The people who are getting their money back are the depositors, the ones who invested funds in SCF. They came from all around New Zealand and overseas.
Timaru District Mayor Janie Annear said the guarantee had provided relief nationwide not just South Canterbury.
“South Canterbury Finance is a business which is much wider that just South Canterbury. The Government’s prompt response has minimised the impact of New Zealand’s shaky post-recession recovery.
“All investors, irrespective of where they live, will be pleased that the Government guarantee scheme has worked as promised.”
SCF chief executive Sandy Maier said only about a quarter of the investors were from South Canterbury and the rest of the country had benefited from the scheme.
“`Fifty five per cent [of the investors] are spread through the South Island, and around 40 per cent in the North Island and the rest in Australia and Fiji.
“Undoubtedly this has been a massive decision for the Government to pay the guarantee out and it will have let a lot of people, including those in South Canterbury, breathe easier. I am hugely thankful as well.”
If one group is likely to be under-represented among investors it is farmers. They don’t usually have much cash to spare and if they do they generally put it back into their farms.
Then there’s the borrowers. They’re the ones who got loans from SCF. They too came from all over New Zealand and in an ODT interview CEO Sandy Maier said:
South Canterbury was largely caught out by increasing its lending to property developers during boom time.
Many of those debts were never repaid, and it ended up booking losses of about $200 million.
Property development isn’t usually f arming. It’s much more likely to have been urban than rural and some of it was in the North Island, including Auckland.
In an interview with Interest.co.nz Maier said:
Speaking to interest.co.nz after SCF’s receivership was announced yesterday, Maier said he still believed the best value in SCF was as one. This includes its “Bad Bank” which holds about NZ$700 million worth of loans, and its “Good Bank” which holds about NZ$900 million of small ticket rural lending. Then there’s Helicopters NZ, a 79.7% stake in Scales Corporation and 33% stake in Dairy Holdings which were tipped in by owner Allan Hubbard earlier this year.
If the small ticket rural lending is in the “Good Bank” those borrowers are paying their interest and are expected to be able to pay back what they’ve borrowed when their loans fall due.
The 33% stake in Dairy Holdings is one of the assets which will be sold to help recoup some of the money the government is putting in to the company.
If farms are among the businesses with loans which turn sour the farmers will be treated like other debtors.
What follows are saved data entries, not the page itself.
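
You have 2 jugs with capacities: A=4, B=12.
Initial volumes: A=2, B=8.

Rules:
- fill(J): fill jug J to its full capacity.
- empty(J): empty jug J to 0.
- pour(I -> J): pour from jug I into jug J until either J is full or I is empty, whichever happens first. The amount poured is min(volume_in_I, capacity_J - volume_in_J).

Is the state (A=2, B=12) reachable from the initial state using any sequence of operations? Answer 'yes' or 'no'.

Answer: yes

Derivation:
BFS from (A=2, B=8):
  1. fill(B) -> (A=2 B=12)
Target reached → yes.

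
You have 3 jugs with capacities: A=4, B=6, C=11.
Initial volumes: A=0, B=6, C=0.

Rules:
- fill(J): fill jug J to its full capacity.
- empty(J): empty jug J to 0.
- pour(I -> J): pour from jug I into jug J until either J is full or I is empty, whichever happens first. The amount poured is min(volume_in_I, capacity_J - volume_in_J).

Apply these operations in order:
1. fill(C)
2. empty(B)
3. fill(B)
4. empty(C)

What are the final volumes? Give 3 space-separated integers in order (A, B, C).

Answer: 0 6 0

Derivation:
Step 1: fill(C) -> (A=0 B=6 C=11)
Step 2: empty(B) -> (A=0 B=0 C=11)
Step 3: fill(B) -> (A=0 B=6 C=11)
Step 4: empty(C) -> (A=0 B=6 C=0)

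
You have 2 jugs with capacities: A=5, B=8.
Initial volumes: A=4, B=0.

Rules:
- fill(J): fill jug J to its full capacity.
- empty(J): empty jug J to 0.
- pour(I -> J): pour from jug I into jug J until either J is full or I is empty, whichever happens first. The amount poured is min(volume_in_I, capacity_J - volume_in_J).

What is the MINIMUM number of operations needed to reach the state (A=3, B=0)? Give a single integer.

BFS from (A=4, B=0). One shortest path:
  1. empty(A) -> (A=0 B=0)
  2. fill(B) -> (A=0 B=8)
  3. pour(B -> A) -> (A=5 B=3)
  4. empty(A) -> (A=0 B=3)
  5. pour(B -> A) -> (A=3 B=0)
Reached target in 5 moves.

Answer: 5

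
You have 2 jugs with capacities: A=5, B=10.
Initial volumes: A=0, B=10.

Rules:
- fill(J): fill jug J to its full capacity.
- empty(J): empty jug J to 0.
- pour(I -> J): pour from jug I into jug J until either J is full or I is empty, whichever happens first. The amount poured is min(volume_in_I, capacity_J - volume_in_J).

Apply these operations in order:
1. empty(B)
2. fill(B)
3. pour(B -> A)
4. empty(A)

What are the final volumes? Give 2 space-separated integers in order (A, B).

Answer: 0 5

Derivation:
Step 1: empty(B) -> (A=0 B=0)
Step 2: fill(B) -> (A=0 B=10)
Step 3: pour(B -> A) -> (A=5 B=5)
Step 4: empty(A) -> (A=0 B=5)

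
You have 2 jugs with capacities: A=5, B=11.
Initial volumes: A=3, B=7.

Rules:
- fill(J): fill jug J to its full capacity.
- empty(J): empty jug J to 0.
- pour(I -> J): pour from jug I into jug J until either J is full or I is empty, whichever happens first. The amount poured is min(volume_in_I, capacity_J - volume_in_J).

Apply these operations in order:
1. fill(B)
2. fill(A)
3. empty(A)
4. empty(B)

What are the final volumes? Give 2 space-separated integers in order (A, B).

Answer: 0 0

Derivation:
Step 1: fill(B) -> (A=3 B=11)
Step 2: fill(A) -> (A=5 B=11)
Step 3: empty(A) -> (A=0 B=11)
Step 4: empty(B) -> (A=0 B=0)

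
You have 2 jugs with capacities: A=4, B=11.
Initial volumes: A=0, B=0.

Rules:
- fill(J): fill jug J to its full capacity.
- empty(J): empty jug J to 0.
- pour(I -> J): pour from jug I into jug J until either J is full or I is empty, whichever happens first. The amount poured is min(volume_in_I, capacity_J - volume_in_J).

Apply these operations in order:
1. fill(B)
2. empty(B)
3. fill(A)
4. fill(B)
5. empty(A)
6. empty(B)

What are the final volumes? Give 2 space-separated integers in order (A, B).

Step 1: fill(B) -> (A=0 B=11)
Step 2: empty(B) -> (A=0 B=0)
Step 3: fill(A) -> (A=4 B=0)
Step 4: fill(B) -> (A=4 B=11)
Step 5: empty(A) -> (A=0 B=11)
Step 6: empty(B) -> (A=0 B=0)

Answer: 0 0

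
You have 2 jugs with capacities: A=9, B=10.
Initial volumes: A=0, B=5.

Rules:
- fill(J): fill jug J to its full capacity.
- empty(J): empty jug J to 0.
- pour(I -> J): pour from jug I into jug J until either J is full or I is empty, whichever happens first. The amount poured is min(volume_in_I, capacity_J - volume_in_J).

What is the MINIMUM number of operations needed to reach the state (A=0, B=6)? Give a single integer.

BFS from (A=0, B=5). One shortest path:
  1. pour(B -> A) -> (A=5 B=0)
  2. fill(B) -> (A=5 B=10)
  3. pour(B -> A) -> (A=9 B=6)
  4. empty(A) -> (A=0 B=6)
Reached target in 4 moves.

Answer: 4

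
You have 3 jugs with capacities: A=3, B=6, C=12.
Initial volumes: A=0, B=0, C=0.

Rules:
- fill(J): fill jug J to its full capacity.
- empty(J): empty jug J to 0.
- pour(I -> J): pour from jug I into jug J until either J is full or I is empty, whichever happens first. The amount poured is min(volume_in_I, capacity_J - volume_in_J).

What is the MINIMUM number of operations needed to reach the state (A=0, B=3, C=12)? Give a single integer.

BFS from (A=0, B=0, C=0). One shortest path:
  1. fill(A) -> (A=3 B=0 C=0)
  2. fill(C) -> (A=3 B=0 C=12)
  3. pour(A -> B) -> (A=0 B=3 C=12)
Reached target in 3 moves.

Answer: 3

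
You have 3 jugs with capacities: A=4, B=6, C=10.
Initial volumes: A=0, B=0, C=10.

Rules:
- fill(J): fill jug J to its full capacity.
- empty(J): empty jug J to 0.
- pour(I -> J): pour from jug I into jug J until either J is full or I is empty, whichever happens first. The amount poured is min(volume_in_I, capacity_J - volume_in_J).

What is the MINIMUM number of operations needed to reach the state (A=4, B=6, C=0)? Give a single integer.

Answer: 2

Derivation:
BFS from (A=0, B=0, C=10). One shortest path:
  1. pour(C -> A) -> (A=4 B=0 C=6)
  2. pour(C -> B) -> (A=4 B=6 C=0)
Reached target in 2 moves.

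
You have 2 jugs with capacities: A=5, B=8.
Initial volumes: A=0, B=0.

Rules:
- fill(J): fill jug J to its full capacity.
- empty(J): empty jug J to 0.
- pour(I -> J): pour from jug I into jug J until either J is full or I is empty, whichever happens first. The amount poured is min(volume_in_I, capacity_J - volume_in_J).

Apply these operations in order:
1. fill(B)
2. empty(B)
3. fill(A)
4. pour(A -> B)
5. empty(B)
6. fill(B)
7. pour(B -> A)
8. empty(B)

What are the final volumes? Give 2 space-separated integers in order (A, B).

Answer: 5 0

Derivation:
Step 1: fill(B) -> (A=0 B=8)
Step 2: empty(B) -> (A=0 B=0)
Step 3: fill(A) -> (A=5 B=0)
Step 4: pour(A -> B) -> (A=0 B=5)
Step 5: empty(B) -> (A=0 B=0)
Step 6: fill(B) -> (A=0 B=8)
Step 7: pour(B -> A) -> (A=5 B=3)
Step 8: empty(B) -> (A=5 B=0)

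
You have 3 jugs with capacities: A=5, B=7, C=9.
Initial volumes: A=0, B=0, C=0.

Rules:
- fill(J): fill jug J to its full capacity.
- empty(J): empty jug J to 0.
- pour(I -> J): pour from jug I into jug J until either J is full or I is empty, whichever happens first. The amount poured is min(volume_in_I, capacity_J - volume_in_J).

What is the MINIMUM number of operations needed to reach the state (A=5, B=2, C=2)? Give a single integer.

BFS from (A=0, B=0, C=0). One shortest path:
  1. fill(C) -> (A=0 B=0 C=9)
  2. pour(C -> B) -> (A=0 B=7 C=2)
  3. pour(B -> A) -> (A=5 B=2 C=2)
Reached target in 3 moves.

Answer: 3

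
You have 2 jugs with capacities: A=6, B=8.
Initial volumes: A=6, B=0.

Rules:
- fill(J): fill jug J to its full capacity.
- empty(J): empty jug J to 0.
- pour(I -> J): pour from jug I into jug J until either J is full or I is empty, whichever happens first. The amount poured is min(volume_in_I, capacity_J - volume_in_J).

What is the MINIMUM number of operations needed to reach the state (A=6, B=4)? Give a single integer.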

Finance companies are always lenders of last resort . If the farms have to be sold the farmers will almost certainly lose any equity they had.
Taxpayers should be grateful the campaign to prevent land sales to foreign owners hasn’t yet gained much traction because limiting sales to New Zealanders will depress the price and reduce the amount the receivers get back.
SCF was a victim of its own success as money poured in it moved from its traditional lending to more risky ventures.
South Island farmers weren’t responsible for bad decisions made by the company and none will be getting anything from the taxpayer unless they had deposits with the company. In that case they’ll be treated the same way as all other depositors.
This isn’t a case of the north saving the south, urban people paying for rural mistakes.
It’s a business failure which won’t be quite as serious for the wider economy as it might have been. Depositors all over New Zealand and overseas will get their money back and an orderly sale of assets will realise more than the firesale which would have resulted had the company been left to fall over.